マッケンナの黄金

2012年11月26日 月曜日

ヘック・アレンの小説が原作、グレゴリー・ペック主演の1969年の映画「マッケンナの黄金(Mackenna’s Gold)」。

アパッチ族が守る谷に黄金が隠されているという伝説を信じ、かつては黄金を探し求めていた保安官が偶然にその黄金への地図を手に入れ焼き捨ててしまった事により、黄金を狙う無法者に捕まり、そこに町の人が合流したり、騎兵隊やアパッチ族が追っかけて来たりと、多くの人々が入り乱れての黄金への道となる。

設定としては黄金目当ての人物ばかりなので出し抜き合いの群像劇を期待するけれど、基本的には黄金なんて無いと思っているグレゴリー・ペックと、黄金の事だけのオマル・シャリーフの対立で、それも大した騙し合いや駆け引き等には発展しないので結構まったり進む。彼らの元に黄金話を聞きかじった町の人々がやって来、その人達は本当に黄金が欲しいだけの至って普通な人達ばかりで、更にまったりになった思いきや、彼等の背景や人物紹介したのにすぐさま意味も無くほぼ全員が撃ち殺され、何がしたいのかさっぱり分からない展開。終盤に来て、行き成りの恋愛展開や、謎解き的冒険モノになったり、ドタバタする割りに長い二人の殴り合いとか、訳も分からず崩壊する谷場面が長々と続いたりと、この散漫さと粗さよ。
初っ端からこの時代の映画なのでオープニング・クレジットが長いのに、更にハゲタカの歌が始まり、その後に伝説の説明台詞が続き、またハゲタカの歌という、掴みなのに引っ張り回し、退屈する構成で行き成り疲れる。

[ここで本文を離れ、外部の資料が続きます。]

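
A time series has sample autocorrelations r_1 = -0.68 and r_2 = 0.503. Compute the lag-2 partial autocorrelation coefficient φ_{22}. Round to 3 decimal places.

φ_{22} = (r_2 − r_1²) / (1 − r_1²)
r_1² = (-0.68)² = 0.4624
Numerator = 0.503 − 0.4624 = 0.0406; denominator = 1 − 0.4624 = 0.5376
φ_{22} = 0.0406 / 0.5376 = 0.076

0.076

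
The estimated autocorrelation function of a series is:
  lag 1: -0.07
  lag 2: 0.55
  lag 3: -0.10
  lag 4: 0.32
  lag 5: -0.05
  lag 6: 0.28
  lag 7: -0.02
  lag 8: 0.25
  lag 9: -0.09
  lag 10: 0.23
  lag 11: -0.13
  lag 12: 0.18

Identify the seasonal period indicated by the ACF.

2

The largest autocorrelation is r_2 = 0.55, with weaker echoes at lags 4 (0.32), 6 (0.28), 8 (0.25), 10 (0.23) and 12 (0.18); the remaining lags stay at or below -0.02.
The dominant spike at lag 2 indicates a seasonal period of 2.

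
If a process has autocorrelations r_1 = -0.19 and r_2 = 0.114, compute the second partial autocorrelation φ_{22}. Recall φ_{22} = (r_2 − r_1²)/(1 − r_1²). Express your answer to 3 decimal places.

0.081

φ_{22} = (r_2 − r_1²) / (1 − r_1²)
r_1² = (-0.19)² = 0.0361
Numerator = 0.114 − 0.0361 = 0.0779; denominator = 1 − 0.0361 = 0.9639
φ_{22} = 0.0779 / 0.9639 = 0.081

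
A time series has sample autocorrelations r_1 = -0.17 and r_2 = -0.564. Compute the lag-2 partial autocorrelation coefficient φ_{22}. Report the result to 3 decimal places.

φ_{22} = (r_2 − r_1²) / (1 − r_1²)
r_1² = (-0.17)² = 0.0289
Numerator = -0.564 − 0.0289 = -0.5929; denominator = 1 − 0.0289 = 0.9711
φ_{22} = -0.5929 / 0.9711 = -0.611

-0.611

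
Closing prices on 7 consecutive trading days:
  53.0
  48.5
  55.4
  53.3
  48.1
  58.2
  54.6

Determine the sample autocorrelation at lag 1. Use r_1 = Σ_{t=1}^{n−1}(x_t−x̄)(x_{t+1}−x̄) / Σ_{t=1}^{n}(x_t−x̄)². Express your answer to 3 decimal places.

-0.360

Mean x̄ = (53.0 + 48.5 + 55.4 + 53.3 + 48.1 + 58.2 + 54.6)/7 = 53.0143
Σ(x_t−x̄)(x_{t+1}−x̄) = (0.0645) + (-10.7698) + (0.6816) + (-1.4041) + (-25.4841) + (8.2231) = -28.6888
Denominator Σ(x_t−x̄)² = 79.7086
r_1 = -28.6888 / 79.7086 = -0.360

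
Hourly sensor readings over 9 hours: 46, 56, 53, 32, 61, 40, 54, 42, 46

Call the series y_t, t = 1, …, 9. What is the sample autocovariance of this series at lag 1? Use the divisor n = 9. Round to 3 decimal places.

Mean ȳ = (46 + 56 + 53 + 32 + 61 + 40 + 54 + 42 + 46)/9 = 47.7778
Σ_{t=1}^{8}(y_t−ȳ)(y_{t+1}−ȳ) = -439.6049
γ_1 = -439.6049 / 9 = -48.845

-48.845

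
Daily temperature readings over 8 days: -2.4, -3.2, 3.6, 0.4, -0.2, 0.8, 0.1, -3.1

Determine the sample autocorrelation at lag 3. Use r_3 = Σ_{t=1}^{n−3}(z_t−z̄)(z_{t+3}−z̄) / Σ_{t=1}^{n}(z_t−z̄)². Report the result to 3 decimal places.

Mean z̄ = (-2.4 − 3.2 + 3.6 + 0.4 − 0.2 + 0.8 + 0.1 − 3.1)/8 = -0.5000
Deviations from mean: -1.9000, -2.7000, 4.1000, 0.9000, 0.3000, 1.3000, 0.6000, -2.6000
Σ(z_t−z̄)(z_{t+3}−z̄) = (-1.7100) + (-0.8100) + (5.3300) + (0.5400) + (-0.7800) = 2.5700
Denominator Σ(z_t−z̄)² = 37.4200
r_3 = 2.5700 / 37.4200 = 0.069

0.069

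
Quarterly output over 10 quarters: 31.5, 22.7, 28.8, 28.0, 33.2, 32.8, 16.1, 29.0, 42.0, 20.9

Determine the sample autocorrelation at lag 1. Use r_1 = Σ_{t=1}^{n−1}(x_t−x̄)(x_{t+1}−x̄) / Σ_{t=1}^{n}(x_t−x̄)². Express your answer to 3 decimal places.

Mean x̄ = (31.5 + 22.7 + 28.8 + 28.0 + 33.2 + 32.8 + 16.1 + 29.0 + 42.0 + 20.9)/10 = 28.5000
Numerator Σ_{t=1}^{9}(x_t−x̄)(x_{t+1}−x̄) = -156.8000
Denominator Σ(x_t−x̄)² = 477.5800
r_1 = -156.8000 / 477.5800 = -0.328

-0.328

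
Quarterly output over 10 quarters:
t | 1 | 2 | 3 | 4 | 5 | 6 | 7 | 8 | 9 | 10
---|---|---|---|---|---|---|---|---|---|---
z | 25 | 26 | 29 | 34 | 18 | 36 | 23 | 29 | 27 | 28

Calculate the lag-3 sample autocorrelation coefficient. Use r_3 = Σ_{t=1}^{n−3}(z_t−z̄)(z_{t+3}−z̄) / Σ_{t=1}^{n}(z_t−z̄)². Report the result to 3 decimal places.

Mean z̄ = (25 + 26 + 29 + 34 + 18 + 36 + 23 + 29 + 27 + 28)/10 = 27.5000
Σ(z_t−z̄)(z_{t+3}−z̄) = (-16.2500) + (14.2500) + (12.7500) + (-29.2500) + (-14.2500) + (-4.2500) + (-2.2500) = -39.2500
Denominator Σ(z_t−z̄)² = 238.5000
r_3 = -39.2500 / 238.5000 = -0.165

-0.165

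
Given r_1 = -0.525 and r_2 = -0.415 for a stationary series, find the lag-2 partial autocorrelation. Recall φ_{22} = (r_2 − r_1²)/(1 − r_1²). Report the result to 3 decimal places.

φ_{22} = (r_2 − r_1²) / (1 − r_1²)
r_1² = (-0.525)² = 0.275625
Numerator = -0.415 − 0.2756 = -0.6906; denominator = 1 − 0.2756 = 0.7244
φ_{22} = -0.6906 / 0.7244 = -0.953

-0.953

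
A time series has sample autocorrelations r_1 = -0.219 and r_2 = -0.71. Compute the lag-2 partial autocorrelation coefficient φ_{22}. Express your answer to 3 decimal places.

φ_{22} = (r_2 − r_1²) / (1 − r_1²)
r_1² = (-0.219)² = 0.047961
Numerator = -0.71 − 0.0480 = -0.7580; denominator = 1 − 0.0480 = 0.9520
φ_{22} = -0.7580 / 0.9520 = -0.796

-0.796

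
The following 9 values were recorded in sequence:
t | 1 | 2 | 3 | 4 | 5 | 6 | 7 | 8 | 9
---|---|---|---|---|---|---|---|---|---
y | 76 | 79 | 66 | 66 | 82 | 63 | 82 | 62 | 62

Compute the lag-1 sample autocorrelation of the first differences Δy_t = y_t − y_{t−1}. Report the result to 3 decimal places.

First differences Δy: 3, -13, 0, 16, -19, 19, -20, 0
Mean of differences = -1.7500
Numerator Σ(Δy_t−Δȳ)(Δy_{t+1}−Δȳ) = -1116.8125
Denominator Σ(Δy_t−Δȳ)² = 1531.5000
r_1(Δy) = -1116.8125 / 1531.5000 = -0.729

-0.729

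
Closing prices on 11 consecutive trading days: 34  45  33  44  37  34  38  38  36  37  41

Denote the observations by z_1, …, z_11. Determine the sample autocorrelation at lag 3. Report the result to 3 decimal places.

Mean z̄ = (34 + 45 + 33 + 44 + 37 + 34 + 38 + 38 + 36 + 37 + 41)/11 = 37.9091
Numerator Σ_{t=1}^{8}(z_t−z̄)(z_{t+3}−z̄) = -2.9339
Denominator Σ(z_t−z̄)² = 156.9091
r_3 = -2.9339 / 156.9091 = -0.019

-0.019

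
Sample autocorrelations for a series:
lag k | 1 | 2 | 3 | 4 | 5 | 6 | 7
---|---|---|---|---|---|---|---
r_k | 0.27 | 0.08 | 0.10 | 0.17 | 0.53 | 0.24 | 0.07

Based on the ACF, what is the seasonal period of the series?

5

The largest autocorrelation is r_5 = 0.53; the remaining lags stay at or below 0.27. The elevated value at lag 1 (0.27), dropping to 0.08 at lag 2, reflects decaying short-term dependence rather than seasonality.
The dominant spike at lag 5 indicates a seasonal period of 5.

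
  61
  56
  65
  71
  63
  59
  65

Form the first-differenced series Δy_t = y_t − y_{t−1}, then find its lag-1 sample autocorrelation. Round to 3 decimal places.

-0.131

First differences Δy: -5, 9, 6, -8, -4, 6
Mean of differences = 0.6667
Numerator Σ(Δy_t−Δȳ)(Δy_{t+1}−Δȳ) = -33.4444
Denominator Σ(Δy_t−Δȳ)² = 255.3333
r_1(Δy) = -33.4444 / 255.3333 = -0.131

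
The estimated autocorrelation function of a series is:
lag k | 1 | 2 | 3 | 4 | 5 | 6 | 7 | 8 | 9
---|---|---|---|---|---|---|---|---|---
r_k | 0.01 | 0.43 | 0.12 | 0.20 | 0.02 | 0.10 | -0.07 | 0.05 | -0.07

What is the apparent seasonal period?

The largest autocorrelation is r_2 = 0.43, with a weaker echo at lag 4 (0.20); the remaining lags stay at or below 0.12.
The dominant spike at lag 2 indicates a seasonal period of 2.

2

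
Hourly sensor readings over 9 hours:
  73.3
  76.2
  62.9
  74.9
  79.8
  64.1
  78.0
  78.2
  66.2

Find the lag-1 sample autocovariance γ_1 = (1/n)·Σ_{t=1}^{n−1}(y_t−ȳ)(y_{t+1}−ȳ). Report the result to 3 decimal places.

-16.776

Mean ȳ = (73.3 + 76.2 + 62.9 + 74.9 + 79.8 + 64.1 + 78.0 + 78.2 + 66.2)/9 = 72.6222
Σ_{t=1}^{8}(y_t−ȳ)(y_{t+1}−ȳ) = -150.9816
γ_1 = -150.9816 / 9 = -16.776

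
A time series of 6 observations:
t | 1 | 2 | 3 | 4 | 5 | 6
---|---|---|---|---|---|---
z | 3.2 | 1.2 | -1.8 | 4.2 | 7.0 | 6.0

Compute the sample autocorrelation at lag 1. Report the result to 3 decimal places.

Mean z̄ = (3.2 + 1.2 − 1.8 + 4.2 + 7.0 + 6.0)/6 = 3.3000
Numerator Σ_{t=1}^{5}(z_t−z̄)(z_{t+1}−z̄) = 19.6500
Denominator Σ(z_t−z̄)² = 52.2200
r_1 = 19.6500 / 52.2200 = 0.376

0.376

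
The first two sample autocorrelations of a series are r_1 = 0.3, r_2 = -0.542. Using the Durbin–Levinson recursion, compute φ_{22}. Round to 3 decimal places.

-0.695

φ_{22} = (r_2 − r_1²) / (1 − r_1²)
r_1² = (0.3)² = 0.09
Numerator = -0.542 − 0.0900 = -0.6320; denominator = 1 − 0.0900 = 0.9100
φ_{22} = -0.6320 / 0.9100 = -0.695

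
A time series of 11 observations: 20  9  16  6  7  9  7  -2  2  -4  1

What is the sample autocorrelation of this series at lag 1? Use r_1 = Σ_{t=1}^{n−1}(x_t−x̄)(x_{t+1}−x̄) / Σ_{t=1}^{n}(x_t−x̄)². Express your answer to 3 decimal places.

Mean x̄ = (20 + 9 + 16 + 6 + 7 + 9 + 7 − 2 + 2 − 4 + 1)/11 = 6.4545
Numerator Σ_{t=1}^{10}(x_t−x̄)(x_{t+1}−x̄) = 193.6116
Denominator Σ(x_t−x̄)² = 518.7273
r_1 = 193.6116 / 518.7273 = 0.373

0.373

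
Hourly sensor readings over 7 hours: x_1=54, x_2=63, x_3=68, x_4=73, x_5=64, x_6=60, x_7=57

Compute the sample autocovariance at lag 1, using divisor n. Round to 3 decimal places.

Mean x̄ = (54 + 63 + 68 + 73 + 64 + 60 + 57)/7 = 62.7143
Deviations: -8.7143, 0.2857, 5.2857, 10.2857, 1.2857, -2.7143, -5.7143
Σ_{t=1}^{6}(x_t−x̄)(x_{t+1}−x̄) = 78.6327
γ_1 = 78.6327 / 7 = 11.233

11.233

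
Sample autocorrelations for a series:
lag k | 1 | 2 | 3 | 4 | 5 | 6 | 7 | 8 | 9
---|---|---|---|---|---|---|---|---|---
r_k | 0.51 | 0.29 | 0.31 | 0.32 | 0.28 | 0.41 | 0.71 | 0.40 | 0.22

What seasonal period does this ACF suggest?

7

The largest autocorrelation is r_7 = 0.71; the remaining lags stay at or below 0.51. The elevated value at lag 1 (0.51), dropping to 0.29 at lag 2, reflects decaying short-term dependence rather than seasonality.
The dominant spike at lag 7 indicates a seasonal period of 7.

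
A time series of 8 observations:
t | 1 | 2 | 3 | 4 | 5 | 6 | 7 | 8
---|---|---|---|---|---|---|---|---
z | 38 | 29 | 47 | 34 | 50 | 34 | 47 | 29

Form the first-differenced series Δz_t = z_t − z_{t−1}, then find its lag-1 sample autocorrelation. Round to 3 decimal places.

-0.817

First differences Δz: -9, 18, -13, 16, -16, 13, -18
Mean of differences = -1.2857
Numerator Σ(Δz_t−Δz̄)(Δz_{t+1}−Δz̄) = -1280.5102
Denominator Σ(Δz_t−Δz̄)² = 1567.4286
r_1(Δz) = -1280.5102 / 1567.4286 = -0.817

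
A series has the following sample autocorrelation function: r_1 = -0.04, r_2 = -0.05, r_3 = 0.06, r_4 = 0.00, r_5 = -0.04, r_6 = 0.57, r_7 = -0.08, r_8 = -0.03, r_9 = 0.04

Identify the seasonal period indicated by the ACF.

6

The largest autocorrelation is r_6 = 0.57; the remaining lags stay at or below 0.06.
The dominant spike at lag 6 indicates a seasonal period of 6.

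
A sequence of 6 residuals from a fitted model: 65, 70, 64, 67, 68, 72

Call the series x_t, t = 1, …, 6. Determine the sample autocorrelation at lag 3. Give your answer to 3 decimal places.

Mean x̄ = (65 + 70 + 64 + 67 + 68 + 72)/6 = 67.6667
Numerator Σ_{t=1}^{3}(x_t−x̄)(x_{t+3}−x̄) = -13.3333
Denominator Σ(x_t−x̄)² = 45.3333
r_3 = -13.3333 / 45.3333 = -0.294

-0.294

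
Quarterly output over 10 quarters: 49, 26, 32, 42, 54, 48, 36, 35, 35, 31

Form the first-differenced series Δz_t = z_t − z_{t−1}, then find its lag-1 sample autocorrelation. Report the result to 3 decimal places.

0.070

First differences Δz: -23, 6, 10, 12, -6, -12, -1, 0, -4
Mean of differences = -2.0000
Numerator Σ(Δz_t−Δz̄)(Δz_{t+1}−Δz̄) = 68.0000
Denominator Σ(Δz_t−Δz̄)² = 970.0000
r_1(Δz) = 68.0000 / 970.0000 = 0.070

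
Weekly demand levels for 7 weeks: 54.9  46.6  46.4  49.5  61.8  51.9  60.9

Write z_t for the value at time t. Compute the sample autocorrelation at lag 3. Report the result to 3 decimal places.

-0.344

Mean z̄ = (54.9 + 46.6 + 46.4 + 49.5 + 61.8 + 51.9 + 60.9)/7 = 53.1429
Numerator Σ_{t=1}^{4}(z_t−z̄)(z_{t+3}−z̄) = -82.9212
Denominator Σ(z_t−z̄)² = 241.2971
r_3 = -82.9212 / 241.2971 = -0.344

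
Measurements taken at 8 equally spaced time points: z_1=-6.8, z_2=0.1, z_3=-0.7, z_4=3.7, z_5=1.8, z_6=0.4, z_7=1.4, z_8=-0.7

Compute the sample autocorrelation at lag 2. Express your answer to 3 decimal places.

0.122

Mean z̄ = (-6.8 + 0.1 − 0.7 + 3.7 + 1.8 + 0.4 + 1.4 − 0.7)/8 = -0.1000
Deviations from mean: -6.7000, 0.2000, -0.6000, 3.8000, 1.9000, 0.5000, 1.5000, -0.6000
Σ(z_t−z̄)(z_{t+2}−z̄) = (4.0200) + (0.7600) + (-1.1400) + (1.9000) + (2.8500) + (-0.3000) = 8.0900
Denominator Σ(z_t−z̄)² = 66.2000
r_2 = 8.0900 / 66.2000 = 0.122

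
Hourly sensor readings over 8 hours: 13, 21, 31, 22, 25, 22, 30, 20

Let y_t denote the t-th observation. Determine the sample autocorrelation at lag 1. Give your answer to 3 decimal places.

-0.155

Mean ȳ = (13 + 21 + 31 + 22 + 25 + 22 + 30 + 20)/8 = 23.0000
Deviations from mean: -10.0000, -2.0000, 8.0000, -1.0000, 2.0000, -1.0000, 7.0000, -3.0000
Numerator Σ_{t=1}^{7}(y_t−ȳ)(y_{t+1}−ȳ) = -36.0000
Denominator Σ(y_t−ȳ)² = 232.0000
r_1 = -36.0000 / 232.0000 = -0.155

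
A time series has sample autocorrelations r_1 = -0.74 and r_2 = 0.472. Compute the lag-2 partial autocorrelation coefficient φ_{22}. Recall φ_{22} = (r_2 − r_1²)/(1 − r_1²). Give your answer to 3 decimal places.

-0.167

φ_{22} = (r_2 − r_1²) / (1 − r_1²)
r_1² = (-0.74)² = 0.5476
Numerator = 0.472 − 0.5476 = -0.0756; denominator = 1 − 0.5476 = 0.4524
φ_{22} = -0.0756 / 0.4524 = -0.167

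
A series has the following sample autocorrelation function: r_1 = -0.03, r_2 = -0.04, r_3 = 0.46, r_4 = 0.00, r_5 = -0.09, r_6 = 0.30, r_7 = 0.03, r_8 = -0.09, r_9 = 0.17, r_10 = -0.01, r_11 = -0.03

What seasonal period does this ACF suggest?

3

The largest autocorrelation is r_3 = 0.46, with weaker echoes at lags 6 (0.30) and 9 (0.17); the remaining lags stay at or below 0.03.
The dominant spike at lag 3 indicates a seasonal period of 3.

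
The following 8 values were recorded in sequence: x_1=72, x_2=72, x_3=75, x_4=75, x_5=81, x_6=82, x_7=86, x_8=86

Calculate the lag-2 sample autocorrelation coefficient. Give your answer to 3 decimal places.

Mean x̄ = (72 + 72 + 75 + 75 + 81 + 82 + 86 + 86)/8 = 78.6250
Deviations from mean: -6.6250, -6.6250, -3.6250, -3.6250, 2.3750, 3.3750, 7.3750, 7.3750
Σ(x_t−x̄)(x_{t+2}−x̄) = (24.0156) + (24.0156) + (-8.6094) + (-12.2344) + (17.5156) + (24.8906) = 69.5938
Denominator Σ(x_t−x̄)² = 239.8750
r_2 = 69.5938 / 239.8750 = 0.290

0.290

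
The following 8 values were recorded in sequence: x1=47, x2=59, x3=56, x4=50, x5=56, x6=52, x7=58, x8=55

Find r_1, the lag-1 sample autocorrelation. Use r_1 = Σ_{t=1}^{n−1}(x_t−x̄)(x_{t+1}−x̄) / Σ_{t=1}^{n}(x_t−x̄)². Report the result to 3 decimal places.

Mean x̄ = (47 + 59 + 56 + 50 + 56 + 52 + 58 + 55)/8 = 54.1250
Deviations from mean: -7.1250, 4.8750, 1.8750, -4.1250, 1.8750, -2.1250, 3.8750, 0.8750
Σ(x_t−x̄)(x_{t+1}−x̄) = (-34.7344) + (9.1406) + (-7.7344) + (-7.7344) + (-3.9844) + (-8.2344) + (3.3906) = -49.8906
Denominator Σ(x_t−x̄)² = 118.8750
r_1 = -49.8906 / 118.8750 = -0.420

-0.420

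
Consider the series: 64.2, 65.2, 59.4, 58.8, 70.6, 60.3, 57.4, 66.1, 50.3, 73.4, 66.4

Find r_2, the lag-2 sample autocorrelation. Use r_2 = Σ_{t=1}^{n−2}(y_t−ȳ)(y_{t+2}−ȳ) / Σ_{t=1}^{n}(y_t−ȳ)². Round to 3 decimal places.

Mean ȳ = (64.2 + 65.2 + 59.4 + 58.8 + 70.6 + 60.3 + 57.4 + 66.1 + 50.3 + 73.4 + 66.4)/11 = 62.9182
Numerator Σ_{t=1}^{9}(y_t−ȳ)(y_{t+2}−ȳ) = -21.8243
Denominator Σ(y_t−ȳ)² = 423.8364
r_2 = -21.8243 / 423.8364 = -0.051

-0.051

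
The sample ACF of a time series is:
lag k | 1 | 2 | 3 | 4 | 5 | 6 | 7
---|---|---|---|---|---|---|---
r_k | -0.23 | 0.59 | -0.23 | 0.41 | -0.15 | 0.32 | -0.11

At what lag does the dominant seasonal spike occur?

The largest autocorrelation is r_2 = 0.59, with weaker echoes at lags 4 (0.41) and 6 (0.32); the remaining lags stay at or below -0.11.
The dominant spike at lag 2 indicates a seasonal period of 2.

2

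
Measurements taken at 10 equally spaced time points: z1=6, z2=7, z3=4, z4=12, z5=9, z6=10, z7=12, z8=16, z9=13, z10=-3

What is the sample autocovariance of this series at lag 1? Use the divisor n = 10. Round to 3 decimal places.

Mean z̄ = (6 + 7 + 4 + 12 + 9 + 10 + 12 + 16 + 13 − 3)/10 = 8.6000
Σ_{t=1}^{9}(z_t−z̄)(z_{t+1}−z̄) = 9.2400
γ_1 = 9.2400 / 10 = 0.924

0.924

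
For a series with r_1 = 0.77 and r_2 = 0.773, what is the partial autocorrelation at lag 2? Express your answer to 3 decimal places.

φ_{22} = (r_2 − r_1²) / (1 − r_1²)
r_1² = (0.77)² = 0.5929
Numerator = 0.773 − 0.5929 = 0.1801; denominator = 1 − 0.5929 = 0.4071
φ_{22} = 0.1801 / 0.4071 = 0.442

0.442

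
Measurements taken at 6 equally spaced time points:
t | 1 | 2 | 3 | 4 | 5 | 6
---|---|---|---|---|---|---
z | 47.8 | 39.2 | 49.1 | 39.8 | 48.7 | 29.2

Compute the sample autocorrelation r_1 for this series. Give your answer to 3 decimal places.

-0.508

Mean z̄ = (47.8 + 39.2 + 49.1 + 39.8 + 48.7 + 29.2)/6 = 42.3000
Deviations from mean: 5.5000, -3.1000, 6.8000, -2.5000, 6.4000, -13.1000
Numerator Σ_{t=1}^{5}(z_t−z̄)(z_{t+1}−z̄) = -154.9700
Denominator Σ(z_t−z̄)² = 304.9200
r_1 = -154.9700 / 304.9200 = -0.508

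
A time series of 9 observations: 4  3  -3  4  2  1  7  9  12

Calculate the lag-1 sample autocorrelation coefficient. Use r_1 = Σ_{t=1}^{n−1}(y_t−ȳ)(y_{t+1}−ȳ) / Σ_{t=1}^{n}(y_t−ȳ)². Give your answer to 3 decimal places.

Mean ȳ = (4 + 3 − 3 + 4 + 2 + 1 + 7 + 9 + 12)/9 = 4.3333
Numerator Σ_{t=1}^{8}(y_t−ȳ)(y_{t+1}−ȳ) = 60.5556
Denominator Σ(y_t−ȳ)² = 160.0000
r_1 = 60.5556 / 160.0000 = 0.378

0.378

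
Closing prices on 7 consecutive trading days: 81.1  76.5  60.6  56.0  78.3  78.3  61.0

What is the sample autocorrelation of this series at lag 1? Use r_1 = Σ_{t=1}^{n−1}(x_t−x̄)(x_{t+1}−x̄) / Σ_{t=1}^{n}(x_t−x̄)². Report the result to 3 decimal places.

Mean x̄ = (81.1 + 76.5 + 60.6 + 56.0 + 78.3 + 78.3 + 61.0)/7 = 70.2571
Deviations from mean: 10.8429, 6.2429, -9.6571, -14.2571, 8.0429, 8.0429, -9.2571
Σ(x_t−x̄)(x_{t+1}−x̄) = (67.6904) + (-60.2882) + (137.6833) + (-114.6682) + (64.6876) + (-74.4539) = 20.6510
Denominator Σ(x_t−x̄)² = 668.1371
r_1 = 20.6510 / 668.1371 = 0.031

0.031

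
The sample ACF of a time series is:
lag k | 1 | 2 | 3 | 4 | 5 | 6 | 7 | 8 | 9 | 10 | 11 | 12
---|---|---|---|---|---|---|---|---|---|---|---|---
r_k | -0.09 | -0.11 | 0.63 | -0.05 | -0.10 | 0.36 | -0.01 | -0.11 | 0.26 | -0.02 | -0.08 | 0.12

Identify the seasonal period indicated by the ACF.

3

The largest autocorrelation is r_3 = 0.63, with weaker echoes at lags 6 (0.36) and 9 (0.26); the remaining lags stay at or below 0.12.
The dominant spike at lag 3 indicates a seasonal period of 3.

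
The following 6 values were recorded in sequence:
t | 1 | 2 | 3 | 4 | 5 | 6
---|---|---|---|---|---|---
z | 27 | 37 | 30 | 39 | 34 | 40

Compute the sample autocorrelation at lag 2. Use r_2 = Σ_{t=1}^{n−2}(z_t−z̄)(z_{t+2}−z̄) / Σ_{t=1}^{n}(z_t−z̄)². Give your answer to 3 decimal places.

0.539

Mean z̄ = (27 + 37 + 30 + 39 + 34 + 40)/6 = 34.5000
Deviations from mean: -7.5000, 2.5000, -4.5000, 4.5000, -0.5000, 5.5000
Numerator Σ_{t=1}^{4}(z_t−z̄)(z_{t+2}−z̄) = 72.0000
Denominator Σ(z_t−z̄)² = 133.5000
r_2 = 72.0000 / 133.5000 = 0.539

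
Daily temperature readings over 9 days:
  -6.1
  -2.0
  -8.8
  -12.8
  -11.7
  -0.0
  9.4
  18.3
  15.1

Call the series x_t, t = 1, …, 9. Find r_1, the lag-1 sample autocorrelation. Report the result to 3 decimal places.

0.693

Mean x̄ = (-6.1 − 2.0 − 8.8 − 12.8 − 11.7 − 0.0 + 9.4 + 18.3 + 15.1)/9 = 0.1556
Numerator Σ_{t=1}^{8}(x_t−x̄)(x_{t+1}−x̄) = 741.7080
Denominator Σ(x_t−x̄)² = 1070.4222
r_1 = 741.7080 / 1070.4222 = 0.693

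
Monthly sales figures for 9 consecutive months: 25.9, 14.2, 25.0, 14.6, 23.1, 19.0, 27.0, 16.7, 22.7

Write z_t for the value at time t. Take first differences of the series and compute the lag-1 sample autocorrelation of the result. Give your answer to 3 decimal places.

First differences Δz: -11.7, 10.8, -10.4, 8.5, -4.1, 8.0, -10.3, 6.0
Mean of differences = -0.4000
Numerator Σ(Δz_t−Δz̄)(Δz_{t+1}−Δz̄) = -538.0900
Denominator Σ(Δz_t−Δz̄)² = 655.5600
r_1(Δz) = -538.0900 / 655.5600 = -0.821

-0.821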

不思議なのは実際の荒野で撮影しているのに、別カットになると同じ人物達なのに突然背景が合成になっている事。撮り忘れって事か?それにグレゴリー・ペック達の元に、新たな一団が現れた時も、新たな一団は外での撮影なのに、片やグレゴリー・ペックはセットでの撮影で、映像の質の違うカットの切り替えで物凄い違和感。この今まで実際の外での撮影なのにカットが変わると室内セットという粗い作りの場面が何か所もあり、急に安っぽくなる。
それに、突然の状況説明のナレーションが入り、これが特に必要も無い説明なのでここでも安っぽさが出て来る。後半になるとこのナレーションが多くなるのも、変な演出。

話は苦難の道と言いたいが為だけに急に出て来て急に退場する人々が必要も無いのに登場して来たり、本当に黄金への道のりだけの展開で全然おもしろくはないし、粗い脚本と撮影と編集で非常にしょっぱく、退屈する映画。